Unilever UK and Ireland is claiming to have cracked the problem of recycling black plastic bottles, by pioneering the development of a new detectable black pigment which it has made available to any brands keen to up their sustainable credentials.
The new technology means an additional 2,500 tonnes of plastic bottles can now potentially be sorted and sent for recycling each year in the UK alone. This equates to 1,200 family-sized cars or 200 London buses of plastic.
Over recent years, plastic recycling has become a habitual chore for eco-conscious consumers. But it has been impossible to mechanically detect and sort black plastic for recycling until now.
The 'carbon black' pigment traditionally used to colour bottles black was undetectable by sorting machines because the sorters use infra-red light which the carbon absorbs thus making it invisible. To overcome this, Unilever has developed a new detectable black pigment which will enable them to be ‘seen’ by recycling plant scanners. It has made the material openly available.
To prove the effectiveness of its plastic development, Unilever has said it has carried out extensive trials in collaboration with Recoup which is an authority in plastic recycling.
It has also partnered with waste management companies, including Vdeolia, Viridor, Suez and Tomra to prove the new pigment can be technically detected.
Unilever will phase in the new detectable bottles – which Unilever will use for its TRESemmé and Lynx brands – this year, with some bottles already starting to go into store for the shampoo brand. On top of this, the two brands will introduce a minimum of 30% recycling plastic this year.

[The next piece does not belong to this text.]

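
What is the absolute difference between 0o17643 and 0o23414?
Convert 0o17643 (octal) → 1×4096 + 7×512 + 6×64 + 4×8 + 3 = 8099 (decimal)
Convert 0o23414 (octal) → 2×4096 + 3×512 + 4×64 + 1×8 + 4 = 9996 (decimal)
Compute |8099 - 9996| = 1897
1897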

The switch to detectable plastic is part of Unilever UK and Ireland’s five-point plastic plan that aims to tackle plastic waste in the UK as it works towards a closed loop where plastic will stay within its plastic economy and not end up in the environment.
Discussing its work to overcome the black plastic issue, Sebastian Munden general manager of Unilever UK & Ireland said: “Unilever has committed globally to all our plastic packaging being reusable, recyclable or compostable by 2025, and to using more recycled plastic content in our packaging, and in the UK we want to significantly accelerate this.
"This latest innovation moves us further towards our goal and makes a significant contribution towards the UK Plastics Pact targets. We’d like to thank our industry partners for working with us to make this possible.”
It comes as activist group Extinction Rebellion rallies advertisers to help save the world.